The Shop Up the Road


I ended last week singing The Call Centre Blues. After downloading a number of updates from Microsoft, my security system informed me that its "parameters were incorrect." I called up the help desk of my internet service provider -- a company in which we own a small number of shares. After doing what the person on the other end of the line suggested, I rebooted my computer (we only have dial-up service here) and I got the same message -- the parameters were still incorrect.

I called a second time, talked to a new person and -- after doing what I was told -- discovered that I could not surf the web. I called a third time, reached yet a third advisor, and I was told I should remove Explorer 7. "But," I said, "I have no other browser. "

"That's all right," I was told, "an earlier version is underneath it." After removing Explorer 7, I discovered that there was no earlier version on my hard drive.

My service provider has recently moved its support services to India. In theory I have no objection to that decision; and in truth, while I had to ask a couple of times to have the instructions repeated, I did not mind the Indian dialect. What bothered me was that my help was coming from half a world away. These folks were -- at least to begin with -- reading from a script. More importantly, they had no real hands-on knowledge of my computer.

I am aware that, in his book The World is Flat, Tom Friedman maintains that, because of startling telecommunications wizardry, service can be delivered from anywhere on the planet. However, my gut tells me that service is best performed by those closest to the problem or the client -- sort of a truncated version of Peter Drucker's management theory.

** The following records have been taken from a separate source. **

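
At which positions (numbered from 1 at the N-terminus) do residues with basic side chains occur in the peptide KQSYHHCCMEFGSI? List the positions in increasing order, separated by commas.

Lysine (K), arginine (R), and histidine (H) have basic, nitrogen-containing side chains.
Matching residues: K1, H5, H6.

1, 5, 6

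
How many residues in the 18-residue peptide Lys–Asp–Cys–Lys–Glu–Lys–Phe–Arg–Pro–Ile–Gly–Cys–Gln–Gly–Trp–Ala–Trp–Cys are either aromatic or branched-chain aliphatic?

Aromatic: F, W, Y. Branched-chain aliphatic: I, L, V.
Aromatic residues here: Phe7, Trp15, Trp17 (3).
Branched-chain aliphatic residues here: Ile10 (1).
The two groups share no amino acid, so total = 3 + 1 = 4.

4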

I probably screwed up my computer through my own ham handed ignorance. But to fix it, I took it to a little shop about half an hour up the road, in the small metropolis which breathes economic life into this rural community.

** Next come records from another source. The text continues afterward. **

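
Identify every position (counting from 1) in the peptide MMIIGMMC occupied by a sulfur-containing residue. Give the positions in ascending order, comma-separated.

1, 2, 6, 7, 8

Only Cys (C) and Met (M) have a sulfur atom in the side chain.
Matching residues: M1, M2, M6, M7, C8.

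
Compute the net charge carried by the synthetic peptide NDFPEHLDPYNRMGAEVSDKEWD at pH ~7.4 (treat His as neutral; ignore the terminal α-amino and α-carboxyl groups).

The side chains ionized at physiological pH are Lys/Arg (+1) and Asp/Glu (−1); with His treated as neutral, nothing else contributes.
Positive (K, R): R12, K20 → +2.
Negative (D, E): D2, E5, D8, E16, D19, E21, D23 → −7.
Net charge = (+2) + (−7) = −5.

-5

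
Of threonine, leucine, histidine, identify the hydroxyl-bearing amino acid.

S, T, and Y are the three residues with a side-chain hydroxyl.
Of the listed options, only threonine belongs to this group.

threonine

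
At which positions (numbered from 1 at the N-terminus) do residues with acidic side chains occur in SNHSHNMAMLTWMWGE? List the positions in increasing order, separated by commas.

The acidic residues are Asp (D) and Glu (E), whose side chains end in a carboxylate group.
Matching residues: E16.

16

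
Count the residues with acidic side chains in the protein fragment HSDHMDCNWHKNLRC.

2

The acidic residues are Asp (D) and Glu (E), whose side chains end in a carboxylate group.
Matching residues: D3, D6.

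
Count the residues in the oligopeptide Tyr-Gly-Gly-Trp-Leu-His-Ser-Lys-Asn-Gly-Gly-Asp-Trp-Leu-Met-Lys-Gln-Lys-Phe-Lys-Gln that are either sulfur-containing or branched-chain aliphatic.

3

Sulfur-containing: C, M. Branched-chain aliphatic: I, L, V.
Sulfur-containing residues here: Met15 (1).
Branched-chain aliphatic residues here: Leu5, Leu14 (2).
The two groups share no amino acid, so total = 1 + 2 = 3.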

I talked to a person, not a disembodied voice. He brought me into the shop and showed me what he was doing. He checked the system out with me before I brought it home. And, the next morning, when I received a message which proclaimed that my modem had gone missing, I brought the computer back. He opened the machine up and showed me how the modem was slightly out of its slot -- and didn't charge me a cent for the quick fix.

When I bought the machine three years ago, I purposely went to a shop which was owned by someone I knew and trusted. His business has since been bought by the people who got my computer up and running this week. But they have continued to deal with people as they did -- and do -- deal with me.

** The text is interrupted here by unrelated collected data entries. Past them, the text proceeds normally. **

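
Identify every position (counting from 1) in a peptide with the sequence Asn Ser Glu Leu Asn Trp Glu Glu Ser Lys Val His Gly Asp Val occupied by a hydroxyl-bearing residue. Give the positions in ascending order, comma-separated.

Serine (S), threonine (T), and tyrosine (Y) each carry a hydroxyl group on the side chain.
Matching residues: Ser2, Ser9.

2, 9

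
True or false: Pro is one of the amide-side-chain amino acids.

False

Asparagine (N) and glutamine (Q) have uncharged amide side chains.
Proline is not in this group.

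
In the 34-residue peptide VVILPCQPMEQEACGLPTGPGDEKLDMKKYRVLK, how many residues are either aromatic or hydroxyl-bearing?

Aromatic: F, W, Y. Hydroxyl-bearing: S, T, Y.
Aromatic residues here: Y30 (1).
Hydroxyl-bearing residues here: T18, Y30 (2).
Y is in both groups, so the 1 Y residue must not be double-counted.
Total = 1 + 2 − 1 = 2.

2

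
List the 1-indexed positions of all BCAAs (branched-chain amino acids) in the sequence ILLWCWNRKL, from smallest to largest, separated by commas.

1, 2, 3, 10

V, L, and I make up the branched-chain aliphatic group.
Matching residues: I1, L2, L3, L10.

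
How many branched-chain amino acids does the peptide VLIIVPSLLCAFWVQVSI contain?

10

Valine (V), leucine (L), and isoleucine (I) are the branched-chain amino acids.
Matching residues: V1, L2, I3, I4, V5, L8, L9, V14, V16, I18.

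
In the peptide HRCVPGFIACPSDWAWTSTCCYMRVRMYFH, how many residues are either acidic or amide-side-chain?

Acidic: D, E. Amide-side-chain: N, Q.
Acidic residues here: D13 (1).
Amide-side-chain residues here: none (0).
The two groups share no amino acid, so total = 1 + 0 = 1.

1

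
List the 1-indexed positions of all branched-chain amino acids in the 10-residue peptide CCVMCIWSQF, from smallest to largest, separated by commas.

Valine (V), leucine (L), and isoleucine (I) are the branched-chain amino acids.
Matching residues: V3, I6.

3, 6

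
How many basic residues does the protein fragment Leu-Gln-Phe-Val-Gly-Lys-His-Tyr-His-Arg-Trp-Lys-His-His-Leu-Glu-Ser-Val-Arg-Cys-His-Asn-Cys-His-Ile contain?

Lysine (K), arginine (R), and histidine (H) have basic, nitrogen-containing side chains.
Matching residues: Lys6, His7, His9, Arg10, Lys12, His13, His14, Arg19, His21, His24.

10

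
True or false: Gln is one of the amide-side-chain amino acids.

True

Only N (asparagine) and Q (glutamine) carry a side-chain carboxamide.
Glutamine is in this group.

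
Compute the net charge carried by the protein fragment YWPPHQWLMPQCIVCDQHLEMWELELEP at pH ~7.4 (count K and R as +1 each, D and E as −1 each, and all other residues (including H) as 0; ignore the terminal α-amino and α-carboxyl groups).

Positive (K, R): none → +0.
Negative (D, E): D16, E20, E23, E25, E27 → −5.
Net charge = (+0) + (−5) = −5.

-5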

The shares of my internet service provider are doing well these days. They provide a good income -- which is why, I suppose, several suitors want to harvest a controlling interest in the company. We hope that those shares and the income they produce will help us send our third and last son to university.

But as a client of the company, as opposed to a shareholder, I feel less well served. We have worshipped at the altar of efficiency for far too long. In the end, what makes a company great is quality -- not efficiency. And while it is undeniable that companies which do not make a profit disappear, it is equally true that companies which fail to provide quality service likewise disappear.

The folks who run Livewire Networks in Belleville, Ontario know that. In an era when big boxes and transnationals obliterate the competition, small quality operations deserve our support for one reason: they are good at what they do.